Bazı dönemler için parlatılan şahısların vekil-i fuzulisi (gereksiz vekil) hükmünde görev yapan mösyö gevezeler, demokrasinin sistemleşmesinden yana olmayıp, şahsa bağlı sistemlerin devamını isterler.
Bediüzzaman Said Nursî ise; “Acaba sizin şu siyah çadırınız parça parça edilip yandırılırsa, külü havaya savrulursa, o külden yeniden çadır edip içinde oturmak kâbil midir?” (Münâzarât) diyerek, itibarını yitirmiş, hükmü ortadan kalkmış, şeyhuhet (ihtiyarlık) itibariyle devrini tamamlamış olan şahsa bağlı sistemlerin devamının mümkün olmadığını ifade etmekte ve göstermektedir.

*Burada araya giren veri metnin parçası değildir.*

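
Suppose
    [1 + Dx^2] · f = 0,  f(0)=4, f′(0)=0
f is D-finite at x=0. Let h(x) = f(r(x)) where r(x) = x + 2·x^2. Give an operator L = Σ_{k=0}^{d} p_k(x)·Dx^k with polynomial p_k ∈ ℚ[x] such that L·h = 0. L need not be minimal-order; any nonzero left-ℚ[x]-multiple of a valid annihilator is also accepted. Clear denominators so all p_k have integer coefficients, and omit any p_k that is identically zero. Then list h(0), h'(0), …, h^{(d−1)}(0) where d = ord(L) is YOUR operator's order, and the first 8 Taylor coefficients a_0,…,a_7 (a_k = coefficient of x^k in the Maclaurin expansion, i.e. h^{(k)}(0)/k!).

L = (1 + 12·x + 48·x^2 + 64·x^3) - 4·Dx + (1 + 4·x)·Dx^2  (order 2).
h: a_k = 4, 0, -2, -8, -47/6, 4/3, 719/180, 79/15, …
ICs: h(0) = 4, h′(0) = 0.

f: a_k = 4, 0, -2, 0, 1/6, 0, -1/180, 0, …
Change of var in L_f (x↦r) gives L₀.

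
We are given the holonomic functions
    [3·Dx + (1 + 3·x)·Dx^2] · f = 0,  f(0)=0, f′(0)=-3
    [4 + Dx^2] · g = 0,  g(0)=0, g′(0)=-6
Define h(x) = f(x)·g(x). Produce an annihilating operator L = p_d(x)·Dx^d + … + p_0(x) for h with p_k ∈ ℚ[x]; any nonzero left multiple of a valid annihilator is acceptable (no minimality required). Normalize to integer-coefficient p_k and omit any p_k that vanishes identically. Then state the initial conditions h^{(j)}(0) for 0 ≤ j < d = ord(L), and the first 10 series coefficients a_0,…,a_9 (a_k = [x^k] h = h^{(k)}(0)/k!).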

Siyah çadırlı bedevîlerin anladığı ve tasdik ettiği bu cevabı, fikirleri kararmış mösyö gevezeler anlamak istememektedirler. Meşrûtiyetin güzelliklerinden bahsetmek ve onu daha da mükemmelleştirmek gibi bir vazife yerine, şahısların meziyetlerini konuşmak ve konuşturmak vazifesini yapmayı tercih eden mösyö gevezeler, hürriyet fikri geliştikçe rollerini kaybetmektedirler. Terazinin demokrasi kefesi her geçen gün yükselirken, dünyanın sahife-i efkârını okuyamayan mösyö gevezeler ve onun taht-ı riyasetinde hareket edenler kendi dar fikirleriyle ilerlemeye çalışmaktadırlar.

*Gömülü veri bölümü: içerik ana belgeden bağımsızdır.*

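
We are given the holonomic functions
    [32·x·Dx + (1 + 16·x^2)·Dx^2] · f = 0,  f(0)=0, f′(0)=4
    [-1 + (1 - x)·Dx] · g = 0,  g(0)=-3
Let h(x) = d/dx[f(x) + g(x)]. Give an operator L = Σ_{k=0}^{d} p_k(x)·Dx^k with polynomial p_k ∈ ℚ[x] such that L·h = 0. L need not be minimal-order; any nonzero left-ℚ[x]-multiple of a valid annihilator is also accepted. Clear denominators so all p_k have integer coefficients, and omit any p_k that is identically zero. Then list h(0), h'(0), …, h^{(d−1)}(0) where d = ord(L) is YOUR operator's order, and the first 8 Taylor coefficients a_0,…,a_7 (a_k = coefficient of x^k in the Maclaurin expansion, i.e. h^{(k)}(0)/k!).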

Mösyö gevezeler şahsa bağlı sistemleri kuvvetleştirmek için zamanın berbat olduğunu ifade ederek, bir şahıs etrafında toplanmanın tek çare olduğu propagandasını yaparlar. “…Kim dese, ‘Zaman bütün berbât oldu,’ eskisine temayül gösterse, bilmediği halde İslâmiyet’in muhalefetinden neş’et eden eski seyyiatı, bazı ecnebîlerin zannı gibi İslâmiyet’e isnat etmektir.” (Münâzarât) hakikatinin uyarısına muhatap olan mösyö gevezeler, eskimiş olan şahsa bağlı sistemlere temayül göstermeye devam etmektedirler.